A combination of a lack of rainfall over the past eight months, rising input and energy costs and stagnant supermarket prices is forcing growers to cut back on crop production.

Many farmers in East Anglia, which grows a significant proportion of the nation’s fruit and vegetable crops, potatoes and sugar beet, are cutting production this growing season.

See also: More empty shelves expected with food system ‘at breaking point’

Andrew Blenkiron, estate director at the 4,400ha Euston Estate, near Thetford, Norfolk, has reduced his area of potatoes, carrots, parsnips and onions from 465ha last summer to 344ha this season.

“Our crop production will be 25% down this year. We are picking our fields very carefully and not planting up headlands or areas that are less productive,” said Mr Blenkiron.

“The neighbouring Elveden Estate and many others are also cutting back production. If that is mirrored across the East, which it could well be, next winter there will be potential supply issues into the retailers.”

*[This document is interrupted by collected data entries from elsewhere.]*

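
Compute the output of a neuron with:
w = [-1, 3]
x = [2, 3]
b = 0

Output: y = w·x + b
y = 7

y = (-1)(2) + (3)(3) + 0 = 7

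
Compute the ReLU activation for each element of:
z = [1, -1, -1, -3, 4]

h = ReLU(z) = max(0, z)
h = [1, 0, 0, 0, 4]

ReLU applied element-wise: max(0,1)=1, max(0,-1)=0, max(0,-1)=0, max(0,-3)=0, max(0,4)=4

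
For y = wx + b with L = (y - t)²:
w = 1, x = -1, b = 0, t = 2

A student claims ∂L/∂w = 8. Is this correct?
Incorrect

y = (1)(-1) + 0 = -1
∂L/∂y = 2(y - t) = 2(-1 - 2) = -6
∂y/∂w = x = -1
∂L/∂w = -6 × -1 = 6

Claimed value: 8
Incorrect: The correct gradient is 6.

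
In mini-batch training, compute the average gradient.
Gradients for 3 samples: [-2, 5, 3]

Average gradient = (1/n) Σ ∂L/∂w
Average gradient = 2

Average = (1/3)(-2 + 5 + 3) = 6/3 = 2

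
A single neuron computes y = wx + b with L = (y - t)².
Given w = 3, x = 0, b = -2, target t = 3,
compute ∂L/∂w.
∂L/∂w = 0

y = wx + b = (3)(0) + -2 = -2
∂L/∂y = 2(y - t) = 2(-2 - 3) = -10
∂y/∂w = x = 0
∂L/∂w = ∂L/∂y · ∂y/∂w = -10 × 0 = 0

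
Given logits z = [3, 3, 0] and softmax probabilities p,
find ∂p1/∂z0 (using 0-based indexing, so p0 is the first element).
∂p1/∂z0 = -0.238

p = softmax(z) = [0.4879, 0.4879, 0.02429]
p1 = 0.4879, p0 = 0.4879

∂p1/∂z0 = -p1 × p0 = -0.4879 × 0.4879 = -0.238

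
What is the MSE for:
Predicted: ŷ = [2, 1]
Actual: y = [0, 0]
MSE = 2.5

MSE = (1/2)((2-0)² + (1-0)²) = (1/2)(4 + 1) = 2.5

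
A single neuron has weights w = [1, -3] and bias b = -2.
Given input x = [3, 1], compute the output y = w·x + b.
y = -2

y = (1)(3) + (-3)(1) + -2 = -2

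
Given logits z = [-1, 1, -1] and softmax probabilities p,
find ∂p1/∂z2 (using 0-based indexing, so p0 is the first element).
∂p1/∂z2 = -0.08382

p = softmax(z) = [0.1065, 0.787, 0.1065]
p1 = 0.787, p2 = 0.1065

∂p1/∂z2 = -p1 × p2 = -0.787 × 0.1065 = -0.08382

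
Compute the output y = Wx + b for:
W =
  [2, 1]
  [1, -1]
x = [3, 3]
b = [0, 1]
y = [9, 1]

Wx = [2×3 + 1×3, 1×3 + -1×3]
   = [9, 0]
y = Wx + b = [9 + 0, 0 + 1] = [9, 1]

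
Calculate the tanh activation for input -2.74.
-0.9917

tanh(-2.74) = (e^(-2.74) - e^(2.74))/(e^(-2.74) + e^(2.74)) = -0.9917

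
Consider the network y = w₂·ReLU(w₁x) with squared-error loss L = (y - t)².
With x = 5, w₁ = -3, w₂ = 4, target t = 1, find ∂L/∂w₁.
∂L/∂w₁ = 0

Forward pass:
z = w₁x = -3×5 = -15
h = ReLU(-15) = 0
y = w₂h = 4×0 = 0

Backward pass:
∂L/∂y = 2(y - t) = 2(0 - 1) = -2
∂y/∂h = w₂ = 4
∂h/∂z = 0 (ReLU derivative)
∂z/∂w₁ = x = 5

∂L/∂w₁ = -2 × 4 × 0 × 5 = 0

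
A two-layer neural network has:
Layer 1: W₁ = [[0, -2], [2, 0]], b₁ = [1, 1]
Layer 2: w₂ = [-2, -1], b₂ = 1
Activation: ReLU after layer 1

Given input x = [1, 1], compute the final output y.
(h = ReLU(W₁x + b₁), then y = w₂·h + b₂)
y = -2

Layer 1 pre-activation: z₁ = [-1, 3]
After ReLU: h = [0, 3]
Layer 2 output: y = -2×0 + -1×3 + 1 = -2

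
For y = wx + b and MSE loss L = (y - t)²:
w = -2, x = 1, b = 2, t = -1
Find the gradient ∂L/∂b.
∂L/∂b = 2

y = wx + b = (-2)(1) + 2 = 0
∂L/∂y = 2(y - t) = 2(0 - -1) = 2
∂y/∂b = 1
∂L/∂b = ∂L/∂y · ∂y/∂b = 2 × 1 = 2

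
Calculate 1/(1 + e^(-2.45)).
0.9206

sigmoid(2.45) = 1/(1 + e^(-2.45)) = 1/(1 + 0.08629) = 0.9206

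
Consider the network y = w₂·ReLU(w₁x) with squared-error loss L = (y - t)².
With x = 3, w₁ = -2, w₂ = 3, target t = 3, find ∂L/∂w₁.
∂L/∂w₁ = 0

Forward pass:
z = w₁x = -2×3 = -6
h = ReLU(-6) = 0
y = w₂h = 3×0 = 0

Backward pass:
∂L/∂y = 2(y - t) = 2(0 - 3) = -6
∂y/∂h = w₂ = 3
∂h/∂z = 0 (ReLU derivative)
∂z/∂w₁ = x = 3

∂L/∂w₁ = -6 × 3 × 0 × 3 = 0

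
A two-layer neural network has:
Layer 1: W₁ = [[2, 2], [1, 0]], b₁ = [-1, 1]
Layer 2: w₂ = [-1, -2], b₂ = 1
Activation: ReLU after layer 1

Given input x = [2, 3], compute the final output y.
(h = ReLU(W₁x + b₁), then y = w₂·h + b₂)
y = -14

Layer 1 pre-activation: z₁ = [9, 3]
After ReLU: h = [9, 3]
Layer 2 output: y = -1×9 + -2×3 + 1 = -14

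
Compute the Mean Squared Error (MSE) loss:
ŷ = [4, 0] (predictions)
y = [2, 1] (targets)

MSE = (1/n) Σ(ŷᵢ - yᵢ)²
MSE = 2.5

MSE = (1/2)((4-2)² + (0-1)²) = (1/2)(4 + 1) = 2.5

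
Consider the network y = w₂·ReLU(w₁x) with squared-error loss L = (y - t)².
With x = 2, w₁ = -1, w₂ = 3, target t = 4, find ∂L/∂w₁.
∂L/∂w₁ = 0

Forward pass:
z = w₁x = -1×2 = -2
h = ReLU(-2) = 0
y = w₂h = 3×0 = 0

Backward pass:
∂L/∂y = 2(y - t) = 2(0 - 4) = -8
∂y/∂h = w₂ = 3
∂h/∂z = 0 (ReLU derivative)
∂z/∂w₁ = x = 2

∂L/∂w₁ = -8 × 3 × 0 × 2 = 0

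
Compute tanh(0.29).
0.2821

tanh(0.29) = (e^(0.29) - e^(-0.29))/(e^(0.29) + e^(-0.29)) = 0.2821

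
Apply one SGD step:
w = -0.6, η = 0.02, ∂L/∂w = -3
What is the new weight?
w_new = -0.54

w_new = w - η·∂L/∂w = -0.6 - 0.02×(-3) = -0.6 - (-0.06) = -0.54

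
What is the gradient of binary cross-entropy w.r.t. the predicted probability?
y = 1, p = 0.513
∂L/∂p = -1.949

∂L/∂p = -y/p + (1-y)/(1-p) = -1/0.513 + 0 = -1.949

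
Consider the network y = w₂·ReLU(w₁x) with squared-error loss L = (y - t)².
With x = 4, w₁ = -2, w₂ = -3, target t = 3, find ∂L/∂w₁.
∂L/∂w₁ = 0

Forward pass:
z = w₁x = -2×4 = -8
h = ReLU(-8) = 0
y = w₂h = -3×0 = 0

Backward pass:
∂L/∂y = 2(y - t) = 2(0 - 3) = -6
∂y/∂h = w₂ = -3
∂h/∂z = 0 (ReLU derivative)
∂z/∂w₁ = x = 4

∂L/∂w₁ = -6 × -3 × 0 × 4 = 0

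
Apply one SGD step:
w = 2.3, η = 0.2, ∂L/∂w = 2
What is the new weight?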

Retailers who are reliant on these home-grown crops will be forced to buy in more imports of food, which is often produced to lower standards than British, he added.

Crop acreage down

Mr Blenkiron decided to reduce his irrigated crop area this season due to soaring energy costs and concerns about a possible drought and lack of water security.

A spike in the price of electricity since the war in Ukraine has seen the cost of filling and then using the water from the farm’s two reservoirs jump from £70,000-£80,000 to about £230,000/year.

The reservoirs have a capacity of 180m gallons of water and they are currently filled with 110m gallons.

Depleted reservoir at Euston Estate, Thetford, Norfolk

Depleted reservoir at Euston Estate, Thetford, Norfolk © Andrew-Blenkiron

Furthermore, Mr Blenkiron said new supermarket pricing mechanisms are not reflective of the extra cost increases.

Will Jolly farms 283ha in south-west Norfolk, growing a variety of vegetable and arable crops. He has cut back his acreage by 25% this year mainly due to “aginflation” and prices not reflecting his costs.

“People are all growing a lot less and at some point that means food shortages and supermarkets importing more food,” he said. “I certainly don’t know of anybody who is growing more.”